Par Jean-Michel Lamy
Le gouvernement défend une relance pro-entreprise incarnée par le Pacte de responsabilité et ses 41 milliards d’euros d’allégement de charges à l’horizon 2017. Les ministres trublions ont été virés. Les impôts baissent pour les smicards. A l’Assemblée nationale le Premier ministre Manuel Valls a obtenu la majorité, même si elle est relative, sur sa déclaration de politique générale.
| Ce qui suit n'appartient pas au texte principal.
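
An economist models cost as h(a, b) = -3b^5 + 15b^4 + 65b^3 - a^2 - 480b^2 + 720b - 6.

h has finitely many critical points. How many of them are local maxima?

2

h separates as a function of a plus a function of b, so ∇h=0 decouples.
∂h/∂a = -2a = 0 at a ∈ {0}; ∂h/∂b = -15(b - 4)(b - 3)(b - 1)(b + 4) = 0 at b ∈ {-4, 1, 3, 4}.
The Hessian is diagonal: diag(h_aa, h_bb). Second derivatives: h_aa(0)=-2; h_bb(-4)=4200, h_bb(1)=-450, h_bb(3)=210, h_bb(4)=-360.
Local maxima occur where both diagonal entries negative: (0, 1), (0, 4). Count: 2.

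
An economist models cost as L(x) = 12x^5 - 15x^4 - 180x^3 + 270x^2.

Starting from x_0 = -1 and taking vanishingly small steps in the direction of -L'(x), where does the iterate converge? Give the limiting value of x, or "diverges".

0

L'(x) = 60x(x - 3)(x - 1)(x + 3), so L'(-1) = -960.
Gradient descent moves in the -L' direction, i.e. x is increasing.
The nearest critical point in that direction is x = 0, where L'' = 540 > 0 (a local minimum). The iterate converges there.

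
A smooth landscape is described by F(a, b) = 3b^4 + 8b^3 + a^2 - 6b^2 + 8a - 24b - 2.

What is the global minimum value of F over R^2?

-37

F(a,b) separates as P(a) + Q(b) − 2, so its minimum is min P + min Q − 2.
P'(a) = 2a + 8 vanishes at a ∈ {-4}; Q'(b) = 12(b - 1)(b + 1)(b + 2) vanishes at b ∈ {-2, -1, 1}.
Local minima of P (where P''>0): P(-4)=-16. Local minima of Q: Q(-2)=8, Q(1)=-19.
So the global minimum of F is P(-4) + Q(1) − 2 = -16 − 19 − 2 = -37, attained at (-4, 1).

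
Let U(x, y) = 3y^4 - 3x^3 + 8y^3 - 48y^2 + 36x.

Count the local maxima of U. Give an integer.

1

U separates as a function of x plus a function of y, so ∇U=0 decouples.
∂U/∂x = -9(x - 2)(x + 2) = 0 at x ∈ {-2, 2}; ∂U/∂y = 12y(y - 2)(y + 4) = 0 at y ∈ {-4, 0, 2}.
The Hessian is diagonal: diag(U_xx, U_yy). Second derivatives: U_xx(-2)=36, U_xx(2)=-36; U_yy(-4)=288, U_yy(0)=-96, U_yy(2)=144.
Local maxima occur where both diagonal entries negative: (2, 0). Count: 1.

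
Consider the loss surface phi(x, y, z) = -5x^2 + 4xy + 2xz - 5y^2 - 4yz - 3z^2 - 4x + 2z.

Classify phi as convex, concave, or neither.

concave

phi is quadratic, so its Hessian is the constant matrix H = [[-10, 4, 2], [4, -10, -4], [2, -4, -6]].
Leading principal minors: -10, 84, -368.
Signs alternate −, +, − ⇒ H ≺ 0 ⇒ concave.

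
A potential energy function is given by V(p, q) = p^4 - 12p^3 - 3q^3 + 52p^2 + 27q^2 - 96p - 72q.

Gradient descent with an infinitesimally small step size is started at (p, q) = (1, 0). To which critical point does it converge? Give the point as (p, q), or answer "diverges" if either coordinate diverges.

V is separable, so gradient descent decouples: p follows -∂V/∂p, q follows -∂V/∂q.
∂V/∂p = 4(p - 4)(p - 3)(p - 2); at p=1 this is -24, so p increases.
∂V/∂q = -9(q - 4)(q - 2); at q=0 this is -72, so q increases.
p converges to its nearest critical value 2 (a local min of the p-part); q converges to 2. The iterate converges to (2, 2).

(2, 2)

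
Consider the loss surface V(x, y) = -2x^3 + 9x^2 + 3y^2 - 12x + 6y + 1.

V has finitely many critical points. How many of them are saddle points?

V separates as a function of x plus a function of y, so ∇V=0 decouples.
∂V/∂x = -6(x - 2)(x - 1) = 0 at x ∈ {1, 2}; ∂V/∂y = 6(y + 1) = 0 at y ∈ {-1}.
The Hessian is diagonal: diag(V_xx, V_yy). Second derivatives: V_xx(1)=6, V_xx(2)=-6; V_yy(-1)=6.
Saddle points occur where the two diagonal entries have opposite signs: (2, -1). Count: 1.

1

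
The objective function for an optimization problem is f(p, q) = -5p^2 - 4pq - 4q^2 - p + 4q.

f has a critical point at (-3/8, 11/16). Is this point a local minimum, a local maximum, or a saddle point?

The Hessian of f is constant: H = [[-10, -4], [-4, -8]].
det(H) = (-10)·(-8) − (-4)² = 64.
det(H) > 0 and tr(H) = -18 < 0, so H is negative definite and the point is a local maximum.

local maximum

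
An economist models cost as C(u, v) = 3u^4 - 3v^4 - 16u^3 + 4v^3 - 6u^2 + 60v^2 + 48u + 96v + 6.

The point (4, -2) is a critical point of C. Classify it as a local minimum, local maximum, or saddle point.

saddle point

The mixed partial ∂²C/∂u∂v is 0, so the Hessian at any point is diag(C_uu, C_vv) = diag(12(3u^2 - 8u - 1), 12(-3v^2 + 2v + 10)).
At (4, -2): H = diag(180, -72).
The eigenvalues have opposite signs, so H is indefinite: a saddle point.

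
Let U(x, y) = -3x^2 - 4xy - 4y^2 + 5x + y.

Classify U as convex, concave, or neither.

concave

U is quadratic, so its Hessian is the constant matrix H = [[-6, -4], [-4, -8]].
det(H) = 32, tr(H) = -14.
det(H) > 0 and tr(H) < 0, so H is negative definite everywhere: concave.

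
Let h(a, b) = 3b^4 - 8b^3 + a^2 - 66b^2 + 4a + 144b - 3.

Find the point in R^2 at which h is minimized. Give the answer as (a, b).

(-2, -3)

h(a,b) separates as P(a) + Q(b) − 3, so its minimum is min P + min Q − 3.
P'(a) = 2a + 4 vanishes at a ∈ {-2}; Q'(b) = 12(b - 4)(b - 1)(b + 3) vanishes at b ∈ {-3, 1, 4}.
Local minima of P (where P''>0): P(-2)=-4. Local minima of Q: Q(-3)=-567, Q(4)=-224.
So the global minimum of h is P(-2) + Q(-3) − 3 = -4 − 567 − 3 = -574, attained at (-2, -3).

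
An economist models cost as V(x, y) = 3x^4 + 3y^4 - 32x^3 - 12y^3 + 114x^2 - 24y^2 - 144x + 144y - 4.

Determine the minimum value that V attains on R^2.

V(x,y) separates as P(x) + Q(y) − 4, so its minimum is min P + min Q − 4.
P'(x) = 12(x - 4)(x - 3)(x - 1) vanishes at x ∈ {1, 3, 4}; Q'(y) = 12(y - 3)(y - 2)(y + 2) vanishes at y ∈ {-2, 2, 3}.
Local minima of P (where P''>0): P(1)=-59, P(4)=-32. Local minima of Q: Q(-2)=-240, Q(3)=135.
So the global minimum of V is P(1) + Q(-2) − 4 = -59 − 240 − 4 = -303, attained at (1, -2).

-303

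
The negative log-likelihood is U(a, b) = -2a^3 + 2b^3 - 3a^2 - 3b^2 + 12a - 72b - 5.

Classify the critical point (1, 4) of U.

saddle point

The mixed partial ∂²U/∂a∂b is 0, so the Hessian at any point is diag(U_aa, U_bb) = diag(-6(2a + 1), 6(2b - 1)).
At (1, 4): H = diag(-18, 42).
The eigenvalues have opposite signs, so H is indefinite: a saddle point.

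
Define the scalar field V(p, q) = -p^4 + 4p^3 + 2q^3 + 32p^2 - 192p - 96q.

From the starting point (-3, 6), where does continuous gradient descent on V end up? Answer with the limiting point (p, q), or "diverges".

(3, 4)

V is separable, so gradient descent decouples: p follows -∂V/∂p, q follows -∂V/∂q.
∂V/∂p = -4(p - 4)(p - 3)(p + 4); at p=-3 this is -168, so p increases.
∂V/∂q = 6(q - 4)(q + 4); at q=6 this is 120, so q decreases.
p converges to its nearest critical value 3 (a local min of the p-part); q converges to 4. The iterate converges to (3, 4).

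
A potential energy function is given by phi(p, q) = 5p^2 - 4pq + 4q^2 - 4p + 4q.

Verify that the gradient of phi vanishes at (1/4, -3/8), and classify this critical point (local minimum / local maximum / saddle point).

local minimum

∇phi = (10p - 4q - 4, -4p + 8q + 4); substituting (1/4, -3/8) gives ∇phi = (0, 0), so (1/4, -3/8) is indeed a critical point.
The Hessian of phi is constant: H = [[10, -4], [-4, 8]].
det(H) = 10·8 − (-4)² = 64.
det(H) > 0 and tr(H) = 18 > 0, so H is positive definite and the point is a local minimum.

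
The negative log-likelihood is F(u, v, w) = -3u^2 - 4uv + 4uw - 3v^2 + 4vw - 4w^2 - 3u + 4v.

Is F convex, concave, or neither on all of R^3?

concave

F is quadratic, so its Hessian is the constant matrix H = [[-6, -4, 4], [-4, -6, 4], [4, 4, -8]].
Leading principal minors: -6, 20, -96.
Signs alternate −, +, − ⇒ H ≺ 0 ⇒ concave.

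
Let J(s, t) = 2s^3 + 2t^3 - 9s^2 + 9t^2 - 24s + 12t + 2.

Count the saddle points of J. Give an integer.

J separates as a function of s plus a function of t, so ∇J=0 decouples.
∂J/∂s = 6(s - 4)(s + 1) = 0 at s ∈ {-1, 4}; ∂J/∂t = 6(t + 1)(t + 2) = 0 at t ∈ {-2, -1}.
The Hessian is diagonal: diag(J_ss, J_tt). Second derivatives: J_ss(-1)=-30, J_ss(4)=30; J_tt(-2)=-6, J_tt(-1)=6.
Saddle points occur where the two diagonal entries have opposite signs: (-1, -1), (4, -2). Count: 2.

2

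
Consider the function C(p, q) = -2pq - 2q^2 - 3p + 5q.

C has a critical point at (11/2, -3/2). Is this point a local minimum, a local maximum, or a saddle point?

The Hessian of C is constant: H = [[0, -2], [-2, -4]].
det(H) = 0·(-4) − (-2)² = -4.
Since det(H) < 0, H is indefinite and the critical point is a saddle point.

saddle point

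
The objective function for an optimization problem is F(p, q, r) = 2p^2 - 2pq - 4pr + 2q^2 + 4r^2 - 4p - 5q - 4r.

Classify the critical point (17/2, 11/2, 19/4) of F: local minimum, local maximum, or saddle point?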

A Bercy, les deux ministres en charge du Budget ont expliqué que “l’effort de maîtrise de la dépense publique est sans précédent et sera intégralement respecté avec un plan de 50 milliards d’économies sur trois ans”.
Pourquoi alors un tel désenchantement et à quoi faut-il s’attendre sur le front d’un endettement peut-être bientôt hors de contrôle ?
Un ‘‘1%’’ de croissance illusoire
François Hollande est le premier responsable de ce grand décalage entre les intentions gouvernementales et les actes des agents économiques.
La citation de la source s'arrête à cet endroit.